BASH: Democratic strategists believe Al Gore and other Democrats lost critical votes in rural America by pushing for stricter gun laws, and are still weary of the issue. Liberal Senator Patrick Leahy supports gun rights.
SENATOR PATRICK LEAHY: Gun control is probably not a winning issue.
BASH: Senate Democratic Leader Harry Reid is a gun rights supporter, too. In fact, even before Republicans took control of the House, pro-gun forces had gained ground, passing measures like allowing firearms in national parks and in luggage on Amtrak. Still, in the wake of another tragedy, the 2007 shooting spree at Virginia Tech, Congress did act to strengthen reporting requirements for gun background checks. Gun control advocates want to seize the moment again.
PAUL HELMKE, BRADY CENTER TO PREVENT GUN VIOLENCE: It has directly involved a member of Congress. It involved a congressional staffer who's now dead. It involved a federal judge who's now dead- the 9-year-old who's dead. I think when it hits that close to home, hopefully, the folks on the Hill will wake up.
BASH: But opponents argue high-capacity magazines are already out there, and say banning them is pointless.

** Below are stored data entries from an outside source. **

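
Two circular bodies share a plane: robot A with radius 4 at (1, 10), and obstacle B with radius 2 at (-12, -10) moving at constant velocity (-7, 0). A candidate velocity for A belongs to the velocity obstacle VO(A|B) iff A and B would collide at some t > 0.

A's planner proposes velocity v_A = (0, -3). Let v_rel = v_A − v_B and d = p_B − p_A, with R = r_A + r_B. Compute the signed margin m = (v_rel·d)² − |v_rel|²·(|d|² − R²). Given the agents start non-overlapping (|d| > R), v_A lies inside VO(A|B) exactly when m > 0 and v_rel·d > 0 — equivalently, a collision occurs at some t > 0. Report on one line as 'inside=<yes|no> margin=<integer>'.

d = (-13, -20),  |d|² = 569;  R = 4+2 = 6,  c = 569−6² = 533
v_rel = (7, -3),  |v_rel|² = 58;  v_rel·d = (7)·(-13) + (-3)·(-20) = -31
58·t² + 62·t + 533 = 0  ⇒  m = (-31)² − 58·533 = -29953
m = -29953 < 0,  v_rel·d = -31 < 0  ⇒  outside

inside=no margin=-29953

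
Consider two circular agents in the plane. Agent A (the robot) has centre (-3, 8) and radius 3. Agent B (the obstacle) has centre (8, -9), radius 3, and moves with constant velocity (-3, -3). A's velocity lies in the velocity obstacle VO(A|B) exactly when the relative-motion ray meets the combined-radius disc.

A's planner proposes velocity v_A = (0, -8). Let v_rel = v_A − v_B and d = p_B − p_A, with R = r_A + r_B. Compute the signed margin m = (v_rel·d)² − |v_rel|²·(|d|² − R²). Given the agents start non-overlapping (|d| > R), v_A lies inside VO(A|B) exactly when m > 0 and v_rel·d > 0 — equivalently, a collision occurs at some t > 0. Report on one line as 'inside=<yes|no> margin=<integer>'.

d = (11, -17),  |d|² = 410;  R = 3+3 = 6,  c = 410−6² = 374
v_rel = (3, -5),  |v_rel|² = 34;  v_rel·d = (3)·(11) + (-5)·(-17) = 118
34·t² − 236·t + 374 = 0  ⇒  m = 118² − 34·374 = 1208
m = 1208 > 0,  v_rel·d = 118 > 0  ⇒  inside

inside=yes margin=1208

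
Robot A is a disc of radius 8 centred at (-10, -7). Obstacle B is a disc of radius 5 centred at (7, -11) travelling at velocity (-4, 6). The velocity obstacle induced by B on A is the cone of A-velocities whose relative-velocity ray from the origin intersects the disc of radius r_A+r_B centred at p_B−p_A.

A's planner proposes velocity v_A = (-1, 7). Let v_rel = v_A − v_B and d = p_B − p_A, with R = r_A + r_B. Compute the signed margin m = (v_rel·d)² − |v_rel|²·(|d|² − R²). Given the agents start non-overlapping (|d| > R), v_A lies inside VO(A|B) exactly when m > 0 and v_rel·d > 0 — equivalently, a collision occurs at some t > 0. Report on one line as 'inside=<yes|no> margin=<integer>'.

d = (17, -4),  |d|² = 305;  R = 8+5 = 13,  c = 305−13² = 136
v_rel = (3, 1),  |v_rel|² = 10;  v_rel·d = (3)·(17) + (1)·(-4) = 47
10·t² − 94·t + 136 = 0  ⇒  m = 47² − 10·136 = 849
m = 849 > 0,  v_rel·d = 47 > 0  ⇒  inside

inside=yes margin=849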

REPRESENTATIVE MIKE ROGERS: Bad guys are going to get guns. They're going to get clips. They're going to do bad things, if that's what their intention is. We should not divert our attention from what the real problem was here. We had an individual who has expressed violent intent, who clearly had some mental instability along the way.

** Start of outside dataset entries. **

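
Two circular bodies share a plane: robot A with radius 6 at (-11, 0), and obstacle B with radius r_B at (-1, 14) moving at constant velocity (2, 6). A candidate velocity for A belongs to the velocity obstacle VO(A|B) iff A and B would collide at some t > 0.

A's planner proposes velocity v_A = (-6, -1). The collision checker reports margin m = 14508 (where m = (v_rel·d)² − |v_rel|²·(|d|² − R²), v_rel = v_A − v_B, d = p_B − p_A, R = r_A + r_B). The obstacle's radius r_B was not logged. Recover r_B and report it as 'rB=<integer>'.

m = 14508
d = (10, 14);  v_rel = (-8, -7),  |v_rel|² = 113
v_rel×d = (-8)·(14) − (-7)·(10) = -42
since m = R²·113 − (-42)²:  R² = (1764 + 14508) / 113 = 144
R = √144 = 12  ⇒  r_B = 12 − 6 = 6

rB=6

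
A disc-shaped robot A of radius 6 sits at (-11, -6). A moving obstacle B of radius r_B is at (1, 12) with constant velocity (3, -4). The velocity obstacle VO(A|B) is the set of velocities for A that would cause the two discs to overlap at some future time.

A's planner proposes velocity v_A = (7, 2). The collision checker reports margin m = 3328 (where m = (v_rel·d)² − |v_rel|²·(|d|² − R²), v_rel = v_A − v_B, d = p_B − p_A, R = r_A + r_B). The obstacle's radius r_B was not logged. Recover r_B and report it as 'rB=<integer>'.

m = 3328
d = (12, 18);  v_rel = (4, 6),  |v_rel|² = 52
v_rel×d = (4)·(18) − (6)·(12) = 0
since m = R²·52 − 0²:  R² = (0 + 3328) / 52 = 64
R = √64 = 8  ⇒  r_B = 8 − 6 = 2

rB=2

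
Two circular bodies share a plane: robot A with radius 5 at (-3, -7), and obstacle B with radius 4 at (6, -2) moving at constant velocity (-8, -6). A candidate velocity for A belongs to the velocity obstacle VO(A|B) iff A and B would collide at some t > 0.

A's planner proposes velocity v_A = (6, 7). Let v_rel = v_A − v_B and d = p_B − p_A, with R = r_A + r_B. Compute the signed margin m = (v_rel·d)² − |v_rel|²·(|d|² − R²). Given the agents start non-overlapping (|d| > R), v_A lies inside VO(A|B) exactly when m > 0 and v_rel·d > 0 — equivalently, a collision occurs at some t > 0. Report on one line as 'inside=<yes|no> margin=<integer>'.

d = (9, 5),  |d|² = 106;  R = 5+4 = 9,  c = 106−9² = 25
v_rel = (14, 13),  |v_rel|² = 365;  v_rel·d = (14)·(9) + (13)·(5) = 191
365·t² − 382·t + 25 = 0  ⇒  m = 191² − 365·25 = 27356
m = 27356 > 0,  v_rel·d = 191 > 0  ⇒  inside

inside=yes margin=27356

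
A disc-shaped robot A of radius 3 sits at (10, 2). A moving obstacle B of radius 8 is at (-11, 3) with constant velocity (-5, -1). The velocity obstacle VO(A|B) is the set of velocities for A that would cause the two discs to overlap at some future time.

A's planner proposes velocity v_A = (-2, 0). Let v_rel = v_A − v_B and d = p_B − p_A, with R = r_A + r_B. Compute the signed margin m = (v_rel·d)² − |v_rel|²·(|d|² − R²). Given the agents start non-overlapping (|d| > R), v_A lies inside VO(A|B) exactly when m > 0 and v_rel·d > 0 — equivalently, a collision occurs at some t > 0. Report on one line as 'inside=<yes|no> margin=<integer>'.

d = (-21, 1),  |d|² = 442;  R = 3+8 = 11,  c = 442−11² = 321
v_rel = (3, 1),  |v_rel|² = 10;  v_rel·d = (3)·(-21) + (1)·(1) = -62
10·t² + 124·t + 321 = 0  ⇒  m = (-62)² − 10·321 = 634
m = 634 > 0,  v_rel·d = -62 < 0  ⇒  outside

inside=no margin=634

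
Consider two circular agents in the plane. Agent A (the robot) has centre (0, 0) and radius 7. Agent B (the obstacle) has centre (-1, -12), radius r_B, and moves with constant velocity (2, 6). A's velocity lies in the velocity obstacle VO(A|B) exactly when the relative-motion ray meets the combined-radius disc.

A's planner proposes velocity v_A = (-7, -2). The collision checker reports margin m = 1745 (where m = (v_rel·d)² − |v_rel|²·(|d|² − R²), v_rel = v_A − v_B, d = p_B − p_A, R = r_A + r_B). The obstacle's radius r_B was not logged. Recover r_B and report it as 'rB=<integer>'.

m = 1745
d = (-1, -12);  v_rel = (-9, -8),  |v_rel|² = 145
v_rel×d = (-9)·(-12) − (-8)·(-1) = 100
since m = R²·145 − 100²:  R² = (10000 + 1745) / 145 = 81
R = √81 = 9  ⇒  r_B = 9 − 7 = 2

rB=2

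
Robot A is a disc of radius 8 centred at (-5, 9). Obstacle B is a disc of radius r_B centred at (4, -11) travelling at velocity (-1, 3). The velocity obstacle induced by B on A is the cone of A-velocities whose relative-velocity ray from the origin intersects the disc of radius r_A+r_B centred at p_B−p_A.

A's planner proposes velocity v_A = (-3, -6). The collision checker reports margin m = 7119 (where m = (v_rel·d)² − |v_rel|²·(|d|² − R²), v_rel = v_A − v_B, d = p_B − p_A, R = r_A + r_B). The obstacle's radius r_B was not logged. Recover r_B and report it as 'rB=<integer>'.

m = 7119
d = (9, -20);  v_rel = (-2, -9),  |v_rel|² = 85
v_rel×d = (-2)·(-20) − (-9)·(9) = 121
since m = R²·85 − 121²:  R² = (14641 + 7119) / 85 = 256
R = √256 = 16  ⇒  r_B = 16 − 8 = 8

rB=8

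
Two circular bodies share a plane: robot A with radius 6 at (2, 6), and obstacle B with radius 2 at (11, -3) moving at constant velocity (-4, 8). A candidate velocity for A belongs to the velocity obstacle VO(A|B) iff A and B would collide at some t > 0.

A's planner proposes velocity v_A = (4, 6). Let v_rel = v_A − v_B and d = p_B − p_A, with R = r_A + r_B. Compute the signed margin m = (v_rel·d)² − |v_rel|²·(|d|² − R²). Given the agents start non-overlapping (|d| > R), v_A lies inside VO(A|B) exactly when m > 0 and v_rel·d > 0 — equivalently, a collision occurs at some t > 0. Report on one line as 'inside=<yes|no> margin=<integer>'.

d = (9, -9),  |d|² = 162;  R = 6+2 = 8,  c = 162−8² = 98
v_rel = (8, -2),  |v_rel|² = 68;  v_rel·d = (8)·(9) + (-2)·(-9) = 90
68·t² − 180·t + 98 = 0  ⇒  m = 90² − 68·98 = 1436
m = 1436 > 0,  v_rel·d = 90 > 0  ⇒  inside

inside=yes margin=1436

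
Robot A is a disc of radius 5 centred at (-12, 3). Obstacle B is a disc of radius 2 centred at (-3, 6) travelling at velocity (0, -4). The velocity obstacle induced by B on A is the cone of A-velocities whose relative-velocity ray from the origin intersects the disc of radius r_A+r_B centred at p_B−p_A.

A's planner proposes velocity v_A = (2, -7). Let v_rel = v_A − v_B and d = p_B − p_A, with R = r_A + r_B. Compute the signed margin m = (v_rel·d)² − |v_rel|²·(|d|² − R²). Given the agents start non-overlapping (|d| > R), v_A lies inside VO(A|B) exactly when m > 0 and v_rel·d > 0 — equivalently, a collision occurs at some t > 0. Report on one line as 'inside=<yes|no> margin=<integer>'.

d = (9, 3),  |d|² = 90;  R = 5+2 = 7,  c = 90−7² = 41
v_rel = (2, -3),  |v_rel|² = 13;  v_rel·d = (2)·(9) + (-3)·(3) = 9
13·t² − 18·t + 41 = 0  ⇒  m = 9² − 13·41 = -452
m = -452 < 0,  v_rel·d = 9 > 0  ⇒  outside

inside=no margin=-452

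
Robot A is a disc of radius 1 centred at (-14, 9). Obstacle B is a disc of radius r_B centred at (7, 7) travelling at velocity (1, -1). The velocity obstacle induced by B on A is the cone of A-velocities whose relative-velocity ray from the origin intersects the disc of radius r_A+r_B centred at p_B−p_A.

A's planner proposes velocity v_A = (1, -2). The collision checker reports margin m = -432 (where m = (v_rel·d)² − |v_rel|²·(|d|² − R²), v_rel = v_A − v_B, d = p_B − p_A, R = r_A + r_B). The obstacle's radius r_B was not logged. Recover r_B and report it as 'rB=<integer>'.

m = -432
d = (21, -2);  v_rel = (0, -1),  |v_rel|² = 1
v_rel×d = (0)·(-2) − (-1)·(21) = 21
since m = R²·1 − 21²:  R² = (441 + -432) / 1 = 9
R = √9 = 3  ⇒  r_B = 3 − 1 = 2

rB=2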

According to Project Vote Smart, gun rights groups have consistently given Leahy poor ratings, while pro-gun control groups have given him mediocre ratings over the past decade. As for Senator Reid, a July 3, 2010 report by Manu Raju and Jonathan Allen of The Politico stated that the Nevada Democrat "has a mixed record on guns: His marks from the NRA have ranged from A+ to F over the years, according to Project Vote Smart, and the Gun Owners of America frequently gives him an “F” rating despite his 100 percent score from the group in 2006."
Just before the bottom of the 6 pm Eastern hour, Allan Chernoff's report, which focused on Representative Carolyn McCarthy's proposal to reinstate the ban on high-capacity magazines, bore the same three-to-one ratio between gun control supporters versus gun rights advocates, with all three clips coming from McCarthy, as opposed to only one from Larry Pratt of Gun Owners of America:
CHERNOFF (voice-over): As the Tucson tragedy unfolded, New York Congresswoman Carolyn McCarthy flashed back to a shooting on the Long Island Railroad, when a gunman killed her husband, Dennis, and wounded her son Kevin 17 years ago.

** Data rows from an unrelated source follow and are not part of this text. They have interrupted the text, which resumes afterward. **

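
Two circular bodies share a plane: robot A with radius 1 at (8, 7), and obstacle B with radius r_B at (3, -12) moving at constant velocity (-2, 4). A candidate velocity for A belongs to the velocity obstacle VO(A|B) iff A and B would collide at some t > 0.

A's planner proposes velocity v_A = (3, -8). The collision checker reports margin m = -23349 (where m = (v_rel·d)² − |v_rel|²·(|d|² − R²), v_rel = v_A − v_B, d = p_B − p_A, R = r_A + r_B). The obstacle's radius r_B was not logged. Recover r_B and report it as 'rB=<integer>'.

m = -23349
d = (-5, -19);  v_rel = (5, -12),  |v_rel|² = 169
v_rel×d = (5)·(-19) − (-12)·(-5) = -155
since m = R²·169 − (-155)²:  R² = (24025 + -23349) / 169 = 4
R = √4 = 2  ⇒  r_B = 2 − 1 = 1

rB=1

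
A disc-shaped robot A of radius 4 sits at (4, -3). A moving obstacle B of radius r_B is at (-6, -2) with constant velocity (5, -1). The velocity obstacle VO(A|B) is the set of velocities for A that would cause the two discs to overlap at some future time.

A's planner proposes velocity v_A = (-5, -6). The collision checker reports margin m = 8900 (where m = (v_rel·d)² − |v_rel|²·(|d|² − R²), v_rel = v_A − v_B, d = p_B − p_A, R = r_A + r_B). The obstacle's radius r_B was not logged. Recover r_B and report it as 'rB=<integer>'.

m = 8900
d = (-10, 1);  v_rel = (-10, -5),  |v_rel|² = 125
v_rel×d = (-10)·(1) − (-5)·(-10) = -60
since m = R²·125 − (-60)²:  R² = (3600 + 8900) / 125 = 100
R = √100 = 10  ⇒  r_B = 10 − 4 = 6

rB=6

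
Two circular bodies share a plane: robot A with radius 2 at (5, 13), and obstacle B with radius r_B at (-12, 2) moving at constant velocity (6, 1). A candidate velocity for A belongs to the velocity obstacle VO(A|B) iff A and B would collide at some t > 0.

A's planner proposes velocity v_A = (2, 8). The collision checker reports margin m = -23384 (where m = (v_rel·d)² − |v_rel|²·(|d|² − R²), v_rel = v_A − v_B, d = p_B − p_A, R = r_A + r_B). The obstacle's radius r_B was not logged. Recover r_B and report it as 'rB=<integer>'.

m = -23384
d = (-17, -11);  v_rel = (-4, 7),  |v_rel|² = 65
v_rel×d = (-4)·(-11) − (7)·(-17) = 163
since m = R²·65 − 163²:  R² = (26569 + -23384) / 65 = 49
R = √49 = 7  ⇒  r_B = 7 − 2 = 5

rB=5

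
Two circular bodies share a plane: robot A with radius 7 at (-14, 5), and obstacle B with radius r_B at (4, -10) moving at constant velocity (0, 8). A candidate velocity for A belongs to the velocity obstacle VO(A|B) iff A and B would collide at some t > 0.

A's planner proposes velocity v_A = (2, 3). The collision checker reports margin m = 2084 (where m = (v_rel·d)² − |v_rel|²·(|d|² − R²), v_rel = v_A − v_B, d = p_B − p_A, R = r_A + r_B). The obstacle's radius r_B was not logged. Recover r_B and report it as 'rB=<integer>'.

m = 2084
d = (18, -15);  v_rel = (2, -5),  |v_rel|² = 29
v_rel×d = (2)·(-15) − (-5)·(18) = 60
since m = R²·29 − 60²:  R² = (3600 + 2084) / 29 = 196
R = √196 = 14  ⇒  r_B = 14 − 7 = 7

rB=7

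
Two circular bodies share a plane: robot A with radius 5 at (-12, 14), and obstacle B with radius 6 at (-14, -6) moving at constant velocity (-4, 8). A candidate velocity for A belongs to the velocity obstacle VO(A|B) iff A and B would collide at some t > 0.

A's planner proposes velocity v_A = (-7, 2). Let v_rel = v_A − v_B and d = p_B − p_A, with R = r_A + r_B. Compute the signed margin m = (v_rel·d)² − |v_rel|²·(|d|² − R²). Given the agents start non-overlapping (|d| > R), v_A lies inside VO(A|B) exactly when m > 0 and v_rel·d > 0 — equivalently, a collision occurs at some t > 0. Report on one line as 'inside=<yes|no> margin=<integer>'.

d = (-2, -20),  |d|² = 404;  R = 5+6 = 11,  c = 404−11² = 283
v_rel = (-3, -6),  |v_rel|² = 45;  v_rel·d = (-3)·(-2) + (-6)·(-20) = 126
45·t² − 252·t + 283 = 0  ⇒  m = 126² − 45·283 = 3141
m = 3141 > 0,  v_rel·d = 126 > 0  ⇒  inside

inside=yes margin=3141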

REPRESENTATIVE CAROLYN MCCARTHY: When you hear about it, it hits at home and you go back to where you don't want to go.
CHERNOFF: In spite of her pain, McCarthy has no plan to call for a limit on gun sales. Instead, she is proposing a ban on the sale to civilians of so-called extended magazines that hold more than 10 bullets, the type of gun magazine that Jared Loughner allegedly used in Tucson.
CHERNOFF (on-camera): In this particular tragedy, would this have made a difference, the proposal you have?
MCCARTHY: Oh, absolutely. Look at how many bullets he got off, and the majority of those bullets found a way to either kill someone or injure someone.
CHERNOFF (voice-over): Only when Loughner had spent his ammunition and tried to reload were bystanders able to tackle him. But the Gun Owners of America argue, a limit on ammunition a limit on their Second Amendment right to bear arms.
LARRY PRATT, GUN OWNERS OF AMERICA: People need large-capacity magazines if they have the misfortune of being in a situation where there is more than one attacker.
CHERNOFF: The National Rifle Association refused to address the issue directly, saying only, 'At this time, anything other than prayers for the victims and their families would be inappropriate.'
McCarthy, aware of the gun lobby's power, expects a huge challenge in getting her limited legislation through Congress, even after the latest horrific tragedy.
CHERNOFF (on-camera): So, you are not confident that this proposal will actually become law?
MCCARTHY: I would say that I'm going to have a battle.